Even incomplete, it's still the Guinness World Record holder for the largest animal armor in existence. Those things actually used to be quite common in Central and Western Asia. The Seleucid Empire and a few other nations, for example, had units called Cataphracts. These heavily-armed cavalry troops were decked out in brass and iron scales from head to hoof, because their gear always included a chainmail set for their horsey partners. History would not see so much chainmail in one place until centuries later when your grandma discovered the internet.

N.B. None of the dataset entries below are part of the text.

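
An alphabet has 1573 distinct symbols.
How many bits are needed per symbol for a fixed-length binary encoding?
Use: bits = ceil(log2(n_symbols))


log2(1573) = 10.6193
Bracket: 2^10 = 1024 < 1573 <= 2^11 = 2048
So ceil(log2(1573)) = 11

bits = ceil(log2(1573)) = ceil(10.6193) = 11 bits


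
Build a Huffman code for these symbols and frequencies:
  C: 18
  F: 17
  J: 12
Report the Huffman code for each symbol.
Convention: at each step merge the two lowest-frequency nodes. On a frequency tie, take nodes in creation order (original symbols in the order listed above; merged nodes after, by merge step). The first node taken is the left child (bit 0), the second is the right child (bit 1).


Huffman tree construction:
Step 1: Merge J(12) + F(17) = 29
Step 2: Merge C(18) + (J+F)(29) = 47
Read each symbol's code off the tree from the root (left child = 0, right child = 1).

Codes:
  C: 0 (length 1)
  F: 11 (length 2)
  J: 10 (length 2)
Average code length: 76/47 = 1.6170 bits/symbol


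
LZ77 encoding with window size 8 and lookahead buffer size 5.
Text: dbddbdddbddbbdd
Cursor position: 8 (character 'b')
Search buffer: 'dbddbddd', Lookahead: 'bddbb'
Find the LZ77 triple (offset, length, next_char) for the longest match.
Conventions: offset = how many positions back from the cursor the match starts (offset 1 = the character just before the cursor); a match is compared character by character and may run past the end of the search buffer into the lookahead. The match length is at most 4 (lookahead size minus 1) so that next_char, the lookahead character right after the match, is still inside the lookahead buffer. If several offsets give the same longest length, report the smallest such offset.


Try each offset into the search buffer:
  offset=1 (pos 7, char 'd'): match length 0
  offset=2 (pos 6, char 'd'): match length 0
  offset=3 (pos 5, char 'd'): match length 0
  offset=4 (pos 4, char 'b'): match length 3
  offset=5 (pos 3, char 'd'): match length 0
  offset=6 (pos 2, char 'd'): match length 0
  offset=7 (pos 1, char 'b'): match length 4
  offset=8 (pos 0, char 'd'): match length 0
Longest match has length 4 at offset 7.
next_char = character at position 8 + 4 = 12 -> 'b'

Best match: offset=7, length=4 (matching 'bddb' starting at position 1)
LZ77 triple: (7, 4, 'b')


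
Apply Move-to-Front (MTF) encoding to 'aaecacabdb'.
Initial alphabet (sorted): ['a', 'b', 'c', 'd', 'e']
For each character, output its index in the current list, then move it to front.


MTF encoding:
'a': index 0 in ['a', 'b', 'c', 'd', 'e'] -> ['a', 'b', 'c', 'd', 'e']
'a': index 0 in ['a', 'b', 'c', 'd', 'e'] -> ['a', 'b', 'c', 'd', 'e']
'e': index 4 in ['a', 'b', 'c', 'd', 'e'] -> ['e', 'a', 'b', 'c', 'd']
'c': index 3 in ['e', 'a', 'b', 'c', 'd'] -> ['c', 'e', 'a', 'b', 'd']
'a': index 2 in ['c', 'e', 'a', 'b', 'd'] -> ['a', 'c', 'e', 'b', 'd']
'c': index 1 in ['a', 'c', 'e', 'b', 'd'] -> ['c', 'a', 'e', 'b', 'd']
'a': index 1 in ['c', 'a', 'e', 'b', 'd'] -> ['a', 'c', 'e', 'b', 'd']
'b': index 3 in ['a', 'c', 'e', 'b', 'd'] -> ['b', 'a', 'c', 'e', 'd']
'd': index 4 in ['b', 'a', 'c', 'e', 'd'] -> ['d', 'b', 'a', 'c', 'e']
'b': index 1 in ['d', 'b', 'a', 'c', 'e'] -> ['b', 'd', 'a', 'c', 'e']


Output: [0, 0, 4, 3, 2, 1, 1, 3, 4, 1]


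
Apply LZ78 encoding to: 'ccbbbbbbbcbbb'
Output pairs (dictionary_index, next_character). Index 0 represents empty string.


LZ78 encoding steps:
Dictionary: {0: ''}
Step 1: w='' (idx 0), next='c' -> output (0, 'c'), add 'c' as idx 1
Step 2: w='c' (idx 1), next='b' -> output (1, 'b'), add 'cb' as idx 2
Step 3: w='' (idx 0), next='b' -> output (0, 'b'), add 'b' as idx 3
Step 4: w='b' (idx 3), next='b' -> output (3, 'b'), add 'bb' as idx 4
Step 5: w='bb' (idx 4), next='b' -> output (4, 'b'), add 'bbb' as idx 5
Step 6: w='cb' (idx 2), next='b' -> output (2, 'b'), add 'cbb' as idx 6
Step 7: w='b' (idx 3), end of input -> output (3, '')


Encoded: [(0, 'c'), (1, 'b'), (0, 'b'), (3, 'b'), (4, 'b'), (2, 'b'), (3, '')]


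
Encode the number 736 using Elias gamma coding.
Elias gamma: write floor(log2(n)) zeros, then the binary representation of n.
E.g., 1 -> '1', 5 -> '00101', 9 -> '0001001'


num_bits = floor(log2(736)) + 1 = 10
leading_zeros = num_bits - 1 = 9
binary(736) = 1011100000

Elias gamma(736) = '000000000' + '1011100000' = 0000000001011100000 (19 bits)


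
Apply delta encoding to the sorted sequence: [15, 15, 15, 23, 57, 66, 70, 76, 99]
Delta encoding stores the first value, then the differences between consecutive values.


First value: 15
Deltas:
  15 - 15 = 0
  15 - 15 = 0
  23 - 15 = 8
  57 - 23 = 34
  66 - 57 = 9
  70 - 66 = 4
  76 - 70 = 6
  99 - 76 = 23


Delta encoded: [15, 0, 0, 8, 34, 9, 4, 6, 23]


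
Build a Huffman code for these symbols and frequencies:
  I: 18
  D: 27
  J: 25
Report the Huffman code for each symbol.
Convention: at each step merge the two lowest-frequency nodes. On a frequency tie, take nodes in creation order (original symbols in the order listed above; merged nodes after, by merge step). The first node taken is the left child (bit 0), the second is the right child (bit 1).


Huffman tree construction:
Step 1: Merge I(18) + J(25) = 43
Step 2: Merge D(27) + (I+J)(43) = 70
Read each symbol's code off the tree from the root (left child = 0, right child = 1).

Codes:
  I: 10 (length 2)
  D: 0 (length 1)
  J: 11 (length 2)
Average code length: 113/70 = 1.6143 bits/symbol


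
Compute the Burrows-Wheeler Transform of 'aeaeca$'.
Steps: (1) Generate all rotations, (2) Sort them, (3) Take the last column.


Rotations (sorted):
  0: $aeaeca -> last char: a
  1: a$aeaec -> last char: c
  2: aeaeca$ -> last char: $
  3: aeca$ae -> last char: e
  4: ca$aeae -> last char: e
  5: eaeca$a -> last char: a
  6: eca$aea -> last char: a


BWT = ac$eeaa


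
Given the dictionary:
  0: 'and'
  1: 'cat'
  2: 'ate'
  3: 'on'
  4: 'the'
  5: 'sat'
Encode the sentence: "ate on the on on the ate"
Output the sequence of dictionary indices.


Look up each word in the dictionary:
  'ate' -> 2
  'on' -> 3
  'the' -> 4
  'on' -> 3
  'on' -> 3
  'the' -> 4
  'ate' -> 2

Encoded: [2, 3, 4, 3, 3, 4, 2]


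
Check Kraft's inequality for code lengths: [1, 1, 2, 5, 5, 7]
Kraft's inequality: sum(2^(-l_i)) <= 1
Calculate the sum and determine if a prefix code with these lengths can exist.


Sum = 2^(-1) + 2^(-1) + 2^(-2) + 2^(-5) + 2^(-5) + 2^(-7)
    = 0.5 + 0.5 + 0.25 + 0.03125 + 0.03125 + 0.0078125
    = 169/128 = 1.3203125
Since 1.3203125 > 1, Kraft's inequality is NOT satisfied.
A prefix code with these lengths CANNOT exist.

Kraft sum = 1.3203125. Not satisfied.


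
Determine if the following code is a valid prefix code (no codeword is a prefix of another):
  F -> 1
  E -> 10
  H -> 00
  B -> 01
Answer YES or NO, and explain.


Checking each pair (does one codeword prefix another?):
  F='1' vs E='10': prefix -- VIOLATION

NO -- this is NOT a valid prefix code. F (1) is a prefix of E (10).


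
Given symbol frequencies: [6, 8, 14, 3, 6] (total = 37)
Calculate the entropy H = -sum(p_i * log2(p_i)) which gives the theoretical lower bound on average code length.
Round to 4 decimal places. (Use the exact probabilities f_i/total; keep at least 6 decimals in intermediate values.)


Per-symbol terms -p_i * log2(p_i) with p_i = f_i/37:
  p = 6/37 = 0.162162: log2(p) = -2.624491, -p*log2(p) = 0.425593
  p = 8/37 = 0.216216: log2(p) = -2.209453, -p*log2(p) = 0.477720
  p = 14/37 = 0.378378: log2(p) = -1.402098, -p*log2(p) = 0.530524
  p = 3/37 = 0.081081: log2(p) = -3.624491, -p*log2(p) = 0.293878
  p = 6/37 = 0.162162: log2(p) = -2.624491, -p*log2(p) = 0.425593
H = 0.425593 + 0.477720 + 0.530524 + 0.293878 + 0.425593 = 2.153308

H = 2.1533 bits/symbol


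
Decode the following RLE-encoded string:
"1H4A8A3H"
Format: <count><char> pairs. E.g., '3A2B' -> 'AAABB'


Expanding each <count><char> pair:
  1H -> 'H'
  4A -> 'AAAA'
  8A -> 'AAAAAAAA'
  3H -> 'HHH'

Decoded = HAAAAAAAAAAAAHHH


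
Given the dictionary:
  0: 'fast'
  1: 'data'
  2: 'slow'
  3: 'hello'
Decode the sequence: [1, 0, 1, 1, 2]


Look up each index in the dictionary:
  1 -> 'data'
  0 -> 'fast'
  1 -> 'data'
  1 -> 'data'
  2 -> 'slow'

Decoded: "data fast data data slow"


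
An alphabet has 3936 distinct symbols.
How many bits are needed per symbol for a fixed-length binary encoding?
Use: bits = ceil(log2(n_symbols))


log2(3936) = 11.9425
Bracket: 2^11 = 2048 < 3936 <= 2^12 = 4096
So ceil(log2(3936)) = 12

bits = ceil(log2(3936)) = ceil(11.9425) = 12 bits


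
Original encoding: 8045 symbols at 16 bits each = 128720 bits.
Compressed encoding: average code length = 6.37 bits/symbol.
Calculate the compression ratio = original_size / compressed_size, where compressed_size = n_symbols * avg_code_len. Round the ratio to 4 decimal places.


original_size = n_symbols * orig_bits = 8045 * 16 = 128720 bits
compressed_size = n_symbols * avg_code_len = 8045 * 6.37 = 51246.65 bits
ratio = original_size / compressed_size = 128720 / 51246.65 = 2.5118

Compression ratio = 2.5118


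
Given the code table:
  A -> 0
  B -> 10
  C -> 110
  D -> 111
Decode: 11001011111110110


Decoding:
110 -> C
0 -> A
10 -> B
111 -> D
111 -> D
10 -> B
110 -> C


Result: CABDDBC


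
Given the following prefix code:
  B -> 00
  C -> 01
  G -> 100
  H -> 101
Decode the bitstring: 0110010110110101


Decoding step by step:
Bits 01 -> C
Bits 100 -> G
Bits 101 -> H
Bits 101 -> H
Bits 101 -> H
Bits 01 -> C


Decoded message: CGHHHC


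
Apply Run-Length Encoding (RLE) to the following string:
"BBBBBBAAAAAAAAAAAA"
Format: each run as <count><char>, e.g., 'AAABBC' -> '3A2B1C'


Scanning runs left to right:
  i=0: run of 'B' x 6 -> '6B'
  i=6: run of 'A' x 12 -> '12A'

RLE = 6B12A


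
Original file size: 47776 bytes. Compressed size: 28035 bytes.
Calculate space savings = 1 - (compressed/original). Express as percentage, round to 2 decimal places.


ratio = compressed/original = 28035/47776 = 0.586801
savings = 1 - ratio = 1 - 0.586801 = 0.413199
as a percentage: 0.413199 * 100 = 41.32%

Space savings = 1 - 28035/47776 = 41.32%


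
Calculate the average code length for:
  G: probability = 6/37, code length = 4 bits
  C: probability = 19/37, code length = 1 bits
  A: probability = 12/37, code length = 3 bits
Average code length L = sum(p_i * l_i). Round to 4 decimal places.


Weighted contributions p_i * l_i:
  G: (6/37) * 4 = 24/37
  C: (19/37) * 1 = 19/37
  A: (12/37) * 3 = 36/37
Sum = (24 + 19 + 36)/37 = 79/37

L = 79/37 = 2.1351 bits/symbol


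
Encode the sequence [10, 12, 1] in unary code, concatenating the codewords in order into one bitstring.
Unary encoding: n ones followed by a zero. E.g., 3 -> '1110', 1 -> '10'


Encode each number as n ones followed by a terminating 0:
  10 -> 11111111110 (11 bits)
  12 -> 1111111111110 (13 bits)
  1 -> 10 (2 bits)
Total length = 11 + 13 + 2 = 26 bits.

Unary([10, 12, 1]) = 11111111110111111111111010 (26 bits)


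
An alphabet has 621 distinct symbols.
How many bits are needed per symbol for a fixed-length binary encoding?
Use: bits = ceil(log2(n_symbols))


log2(621) = 9.2784
Bracket: 2^9 = 512 < 621 <= 2^10 = 1024
So ceil(log2(621)) = 10

bits = ceil(log2(621)) = ceil(9.2784) = 10 bits


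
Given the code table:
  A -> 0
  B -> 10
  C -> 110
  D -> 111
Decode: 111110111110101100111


Decoding:
111 -> D
110 -> C
111 -> D
110 -> C
10 -> B
110 -> C
0 -> A
111 -> D


Result: DCDCBCAD


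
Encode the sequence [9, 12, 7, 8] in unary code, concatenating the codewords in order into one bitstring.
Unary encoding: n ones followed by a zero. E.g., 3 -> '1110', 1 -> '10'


Encode each number as n ones followed by a terminating 0:
  9 -> 1111111110 (10 bits)
  12 -> 1111111111110 (13 bits)
  7 -> 11111110 (8 bits)
  8 -> 111111110 (9 bits)
Total length = 10 + 13 + 8 + 9 = 40 bits.

Unary([9, 12, 7, 8]) = 1111111110111111111111011111110111111110 (40 bits)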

Finally, let's talk about Japanese dog armor. Given Japan's ... not great history with dogs, you would be forgiven for assuming that dog armor involved tying a bunch of live dogs to a samurai who really didn't feel like doing a lot of dodging that day. But thankfully, this is just armor for a dog, which was meant to be purely decorative and probably commissioned as a joke/novelty in the 19th century. It included a copper plate covering the animal's back and a lacquered wooden mask, and remains the only known example of dog armor in Japanese history despite something like that being able to make things fairer in that sport where samurai shot corralled dogs with padded arrows. Again, this old-timey doggy Halloween costume notwithstanding, Japan really doesn't have a great history with dogs.